Die Aufforderung, an der Synode von Ephesus teilzunehmen, war auch an Papst Leo ergangen und am 13. Mai 449 in Rom angekommen. Der Papst konnte jedoch dem Wunsche des Kaisers, persönlich zu erscheinen, wegen der unruhigen Zeitläufe nicht entsprechen und bestellte deshalb drei Legaten, den Bischof Julius vou Puzzuoli in Campanien, den Priester Renatus (Cardinal von St. Clemens) und den Diakon Hilarus, um seine StelIe bei der Synode zu vertreten und seine Briefe an den Erzbischof Flavianus, an den Kaiser, an die Synode, an Pulcheria, die Schwester und Mitregentin des Kaisers, an die Archimandriten von Konstantinopel, an den Bischof Julianus von Cos zu überbringen. Unter allen diesen, sämtlich vom 13. Juni 449 datierten Briefen ist der erste an Flavianus gerichtete der weitaus wichtigste; er enthält jene ausführliche dogmatische Abhandlung über die Lehre von der Person Christi, welche Leo dem Bischofe von Constantinopel schon früher (im 27. Briefe) in Aussicht gestelIt und die nachmals von der vierten allgemeinen Synode approbiert S. 196 symbolisches Ansehen erhalten hat. Gennadius sagte zwar (c. 84. de viris illustr.), dass von manchen Prosper von Aquitanien für den Concipienten dieses Briefes gehalten werde; er selbst aber vindicirt die Autorschaft dem Papste Leo, was aus der Ähnlichkeit des Stiles dieses Schreibens mit dem der übrigen Briefe und Schriften Leo’s und der Unähnlichkeit mit dem Stile Prospers nach der Bemerkung der Ballerini (I. p. 795 n. 4 und 5)) ganz zweifellos ist. Diesem Briefe fügte Leo später (nach der Räubersynode) noch eine Anzahl patristischer Zeugnisse, lateinische und griechische, zur Bestätigung seiner Lehre bei und schickte diese durch seine Legaten, die Bischöfe Abundius und Asterius und die Priester Basilius und Senator, mit einem Schreiben vom 16. Juli 450 an den Kaiser Theodosius nach Konstantinopel. Weil jedoch diese patristischen Zeugnisse einerseits nicht dem ersten Exemplar unseres Schreibens angehängt waren, andererseits in der Reihe jener patristischen Zeugnisse Belegstellen enthalten sind, welche der Papst Leo seinem (165.) Schreiben an den Kaiser Leo vom 17. August 458 beigab, werden sie nach dem Vorgange der Ballerini erst nach diesem letzteren Briefe aufgeführt.2 Endlich ist zu erwähnen, dass der ursprüngliche Text des folgenden Schreibens lateinisch ist; die griechische Übersetzung wurde wahrscheinlich gleich nach seiner Ankunft in Konstantinopel gemacht und auf der Synode von Chalcedon verlesen.
Inhalt3
*1. Dass Unkenntnis der heiligen Schrift den Eutyches zu einem Häretiker gemacht.

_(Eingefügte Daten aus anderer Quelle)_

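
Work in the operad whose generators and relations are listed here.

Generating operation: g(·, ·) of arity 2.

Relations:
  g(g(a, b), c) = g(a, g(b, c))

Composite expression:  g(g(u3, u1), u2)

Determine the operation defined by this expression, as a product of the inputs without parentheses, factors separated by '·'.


u3 · u1 · u2

All parenthesizations of g agree; list the u-inputs left to right.
g(u3, u1) collapses to u3 · u1
g(g(u3, u1), u2) collapses to u3 · u1 · u2


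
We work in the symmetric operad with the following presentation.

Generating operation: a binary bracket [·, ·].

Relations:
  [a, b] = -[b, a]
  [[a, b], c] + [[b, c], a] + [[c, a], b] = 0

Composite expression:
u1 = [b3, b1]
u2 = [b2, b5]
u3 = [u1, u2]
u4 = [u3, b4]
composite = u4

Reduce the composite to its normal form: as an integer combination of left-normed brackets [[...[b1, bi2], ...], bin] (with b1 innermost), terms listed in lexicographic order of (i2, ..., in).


Left-normed coefficients sit on the b1-initial expansion words.
Composite bracket: [[[b3, b1], [b2, b5]], b4]
Expanding via [a, b] = ab - ba: 16 signed words (2^4 = 16).
Words beginning with b1 determine it all:
  from b1b3b2b5b4, sign -1: term -[[[[b1, b3], b2], b5], b4]
  from b1b3b5b2b4, sign +1: term +[[[[b1, b3], b5], b2], b4]

-[[[[b1, b3], b2], b5], b4] + [[[[b1, b3], b5], b2], b4]


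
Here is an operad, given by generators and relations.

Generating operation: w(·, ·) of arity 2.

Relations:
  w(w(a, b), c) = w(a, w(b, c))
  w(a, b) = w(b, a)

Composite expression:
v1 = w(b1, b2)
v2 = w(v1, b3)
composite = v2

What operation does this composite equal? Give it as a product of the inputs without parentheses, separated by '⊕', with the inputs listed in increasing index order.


b1 ⊕ b2 ⊕ b3

Key point: w commutes, so take the b-inputs in any fixed order.
w(b1, b2) reduces to b1 ⊕ b2
w(w(b1, b2), b3) reduces to b1 ⊕ b2 ⊕ b3
commutativity sorts the factors: b1 ⊕ b2 ⊕ b3


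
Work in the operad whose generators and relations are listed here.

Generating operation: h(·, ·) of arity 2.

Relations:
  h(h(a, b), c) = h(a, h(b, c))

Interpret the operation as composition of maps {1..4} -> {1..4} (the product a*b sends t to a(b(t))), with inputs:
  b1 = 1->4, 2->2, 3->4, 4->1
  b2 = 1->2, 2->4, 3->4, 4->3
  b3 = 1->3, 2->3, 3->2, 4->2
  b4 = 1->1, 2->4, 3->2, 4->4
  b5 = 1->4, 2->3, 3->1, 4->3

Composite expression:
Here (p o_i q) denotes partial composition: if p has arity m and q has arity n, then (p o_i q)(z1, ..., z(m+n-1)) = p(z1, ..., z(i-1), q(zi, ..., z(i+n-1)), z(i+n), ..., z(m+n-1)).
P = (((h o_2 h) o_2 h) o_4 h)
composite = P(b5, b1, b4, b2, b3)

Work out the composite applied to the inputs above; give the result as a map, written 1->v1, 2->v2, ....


1->4, 2->4, 3->4, 4->4

h(b1, b4) = 1->4, 2->1, 3->2, 4->1
h(b2, b3) = 1->4, 2->4, 3->4, 4->4
h(h(b1, b4), h(b2, b3)) = 1->1, 2->1, 3->1, 4->1
h(b5, h(h(b1, b4), h(b2, b3))) = 1->4, 2->4, 3->4, 4->4


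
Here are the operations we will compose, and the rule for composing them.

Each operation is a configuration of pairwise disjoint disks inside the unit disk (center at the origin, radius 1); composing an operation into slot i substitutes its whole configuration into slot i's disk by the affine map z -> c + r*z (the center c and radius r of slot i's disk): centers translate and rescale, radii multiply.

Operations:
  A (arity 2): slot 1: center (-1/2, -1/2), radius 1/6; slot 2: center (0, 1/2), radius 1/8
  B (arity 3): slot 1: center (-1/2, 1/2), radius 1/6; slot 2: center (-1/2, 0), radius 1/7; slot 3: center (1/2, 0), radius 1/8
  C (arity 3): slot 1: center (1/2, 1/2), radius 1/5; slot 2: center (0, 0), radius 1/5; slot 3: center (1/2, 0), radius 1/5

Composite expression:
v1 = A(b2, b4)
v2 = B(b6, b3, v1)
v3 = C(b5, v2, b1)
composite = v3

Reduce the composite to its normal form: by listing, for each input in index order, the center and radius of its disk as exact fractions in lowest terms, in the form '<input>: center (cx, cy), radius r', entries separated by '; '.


b1: center (1/2, 0), radius 1/5; b2: center (7/80, -1/80), radius 1/240; b3: center (-1/10, 0), radius 1/35; b4: center (1/10, 1/80), radius 1/320; b5: center (1/2, 1/2), radius 1/5; b6: center (-1/10, 1/10), radius 1/30

Follow each b-input down from C: c' goes to c + r*c', radius to r*r'.
input b5: applying the 1 nested substitution gives center (1/2, 1/2), radius 1/5
input b6: applying the 2 nested substitutions gives center (-1/10, 1/10), radius 1/30
input b3: applying the 2 nested substitutions gives center (-1/10, 0), radius 1/35
input b2: applying the 3 nested substitutions gives center (7/80, -1/80), radius 1/240
input b4: applying the 3 nested substitutions gives center (1/10, 1/80), radius 1/320
input b1: applying the 1 nested substitution gives center (1/2, 0), radius 1/5


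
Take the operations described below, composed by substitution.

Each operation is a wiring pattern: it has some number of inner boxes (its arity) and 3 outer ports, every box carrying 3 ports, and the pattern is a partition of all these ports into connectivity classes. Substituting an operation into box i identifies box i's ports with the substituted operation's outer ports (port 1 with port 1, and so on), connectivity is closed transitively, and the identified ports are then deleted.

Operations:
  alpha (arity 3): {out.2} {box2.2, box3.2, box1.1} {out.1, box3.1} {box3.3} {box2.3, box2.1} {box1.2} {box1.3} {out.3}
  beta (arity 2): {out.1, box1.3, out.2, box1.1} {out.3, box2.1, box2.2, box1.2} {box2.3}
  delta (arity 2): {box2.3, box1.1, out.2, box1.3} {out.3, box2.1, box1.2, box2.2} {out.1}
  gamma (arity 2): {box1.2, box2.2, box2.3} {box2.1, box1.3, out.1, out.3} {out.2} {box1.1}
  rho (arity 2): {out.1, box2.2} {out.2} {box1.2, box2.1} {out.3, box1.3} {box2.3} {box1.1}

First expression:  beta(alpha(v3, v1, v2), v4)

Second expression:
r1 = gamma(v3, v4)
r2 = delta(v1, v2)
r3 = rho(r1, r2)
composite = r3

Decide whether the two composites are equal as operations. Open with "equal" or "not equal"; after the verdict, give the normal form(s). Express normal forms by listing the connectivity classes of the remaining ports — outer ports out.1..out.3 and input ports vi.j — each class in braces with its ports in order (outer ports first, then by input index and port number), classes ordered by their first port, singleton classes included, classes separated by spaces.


not equal — first {out.1, out.2, v2.1} {out.3, v4.1, v4.2} {v1.1, v1.3} {v1.2, v2.2, v3.1} {v2.3} {v3.2} {v3.3} {v4.3}, second {out.1, v1.1, v1.3, v2.3} {out.2} {out.3, v3.3, v4.1} {v1.2, v2.1, v2.2} {v3.1} {v3.2, v4.2, v4.3}

The first composite normalizes to {out.1, out.2, v2.1} {out.3, v4.1, v4.2} {v1.1, v1.3} {v1.2, v2.2, v3.1} {v2.3} {v3.2} {v3.3} {v4.3}
The second composite normalizes to {out.1, v1.1, v1.3, v2.3} {out.2} {out.3, v3.3, v4.1} {v1.2, v2.1, v2.2} {v3.1} {v3.2, v4.2, v4.3}
No match — not equal.


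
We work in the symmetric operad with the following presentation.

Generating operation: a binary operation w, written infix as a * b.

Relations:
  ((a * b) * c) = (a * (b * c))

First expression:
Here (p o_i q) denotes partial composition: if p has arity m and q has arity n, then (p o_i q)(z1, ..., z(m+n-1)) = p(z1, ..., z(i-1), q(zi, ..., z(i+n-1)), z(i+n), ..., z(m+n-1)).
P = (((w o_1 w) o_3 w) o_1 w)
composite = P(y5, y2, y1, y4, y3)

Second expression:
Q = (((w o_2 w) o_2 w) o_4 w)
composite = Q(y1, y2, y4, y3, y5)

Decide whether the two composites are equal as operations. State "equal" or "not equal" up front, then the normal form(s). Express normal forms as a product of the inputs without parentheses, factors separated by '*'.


The first expression reduces to y5 * y2 * y1 * y4 * y3
The second expression reduces to y1 * y2 * y4 * y3 * y5
No match — not equal.

not equal; first: y5 * y2 * y1 * y4 * y3; second: y1 * y2 * y4 * y3 * y5


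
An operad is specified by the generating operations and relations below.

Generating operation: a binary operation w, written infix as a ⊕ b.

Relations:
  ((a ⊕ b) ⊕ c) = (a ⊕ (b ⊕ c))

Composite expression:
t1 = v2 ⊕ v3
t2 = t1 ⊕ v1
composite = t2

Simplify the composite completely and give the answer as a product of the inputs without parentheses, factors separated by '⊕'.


All parenthesizations of w agree; list the v-inputs left to right.
(v2 ⊕ v3) collapses to v2 ⊕ v3
((v2 ⊕ v3) ⊕ v1) collapses to v2 ⊕ v3 ⊕ v1

v2 ⊕ v3 ⊕ v1


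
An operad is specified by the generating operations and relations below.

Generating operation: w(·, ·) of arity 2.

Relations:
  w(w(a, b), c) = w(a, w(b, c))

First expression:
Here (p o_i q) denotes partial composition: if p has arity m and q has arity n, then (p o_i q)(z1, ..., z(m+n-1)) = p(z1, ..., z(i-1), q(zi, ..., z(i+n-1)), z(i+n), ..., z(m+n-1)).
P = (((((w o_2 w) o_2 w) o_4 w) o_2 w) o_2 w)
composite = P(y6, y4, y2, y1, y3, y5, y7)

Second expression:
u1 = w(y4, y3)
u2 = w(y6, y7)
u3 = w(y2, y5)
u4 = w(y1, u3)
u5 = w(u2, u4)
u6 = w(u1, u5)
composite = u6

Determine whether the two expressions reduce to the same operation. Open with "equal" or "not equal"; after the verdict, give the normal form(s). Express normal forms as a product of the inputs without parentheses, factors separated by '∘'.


not equal: they reduce to y6 ∘ y4 ∘ y2 ∘ y1 ∘ y3 ∘ y5 ∘ y7 and y4 ∘ y3 ∘ y6 ∘ y7 ∘ y1 ∘ y2 ∘ y5

In normal form, the first expression is y6 ∘ y4 ∘ y2 ∘ y1 ∘ y3 ∘ y5 ∘ y7
In normal form, the second expression is y4 ∘ y3 ∘ y6 ∘ y7 ∘ y1 ∘ y2 ∘ y5
No match — not equal.


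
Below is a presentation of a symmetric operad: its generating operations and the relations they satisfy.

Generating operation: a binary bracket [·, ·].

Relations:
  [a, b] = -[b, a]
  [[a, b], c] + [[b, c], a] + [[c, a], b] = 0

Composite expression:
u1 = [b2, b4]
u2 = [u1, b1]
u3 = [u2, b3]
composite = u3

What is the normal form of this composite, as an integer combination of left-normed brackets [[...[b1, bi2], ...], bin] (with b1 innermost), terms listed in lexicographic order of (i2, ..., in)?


-[[[b1, b2], b4], b3] + [[[b1, b4], b2], b3]

Skip Jacobi rewriting: expand, keep b1-initial words, read off terms.
Composite bracket: [[[b2, b4], b1], b3]
Expanding via [a, b] = ab - ba: 8 signed words (2^3 = 8).
Collect the words opening with b1:
  word b1b2b4b3 has sign -1, contributing -[[[b1, b2], b4], b3]
  word b1b4b2b3 has sign +1, contributing +[[[b1, b4], b2], b3]


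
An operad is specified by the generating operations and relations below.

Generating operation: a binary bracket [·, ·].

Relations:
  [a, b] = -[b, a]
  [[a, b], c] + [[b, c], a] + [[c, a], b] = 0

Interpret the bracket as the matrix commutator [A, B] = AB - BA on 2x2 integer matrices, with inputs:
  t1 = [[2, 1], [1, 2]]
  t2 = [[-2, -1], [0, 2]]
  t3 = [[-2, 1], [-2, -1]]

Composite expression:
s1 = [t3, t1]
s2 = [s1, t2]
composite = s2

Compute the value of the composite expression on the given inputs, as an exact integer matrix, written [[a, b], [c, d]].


[[1, -10], [-4, -1]]

[t3, t1] = [[3, -1], [1, -3]]
[[t3, t1], t2] = [[1, -10], [-4, -1]]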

2. Gegen diejenigen, welche das Geheimnis S. 197 des Werkes des Herrn an zwei Söhne zu zerreissen4 suchen.
3. Gegen die, welche zu behaupten wagen, die Gottheit des eingeborenen Sohnes Gottes sei leidensfähig gewesen.
4. Gegen jene, welche bei den zwei Naturen Christi eine Ausgleichung5 oder Vermischung annehmen.
5. Gegen diejenigen, welche so wahnsinnig sind, zu behaupten, es existiere eine himmlische oder irgend einer anderen Substanz entsprungene Knechtsgestalt, welche er aus uns angenomnen hat.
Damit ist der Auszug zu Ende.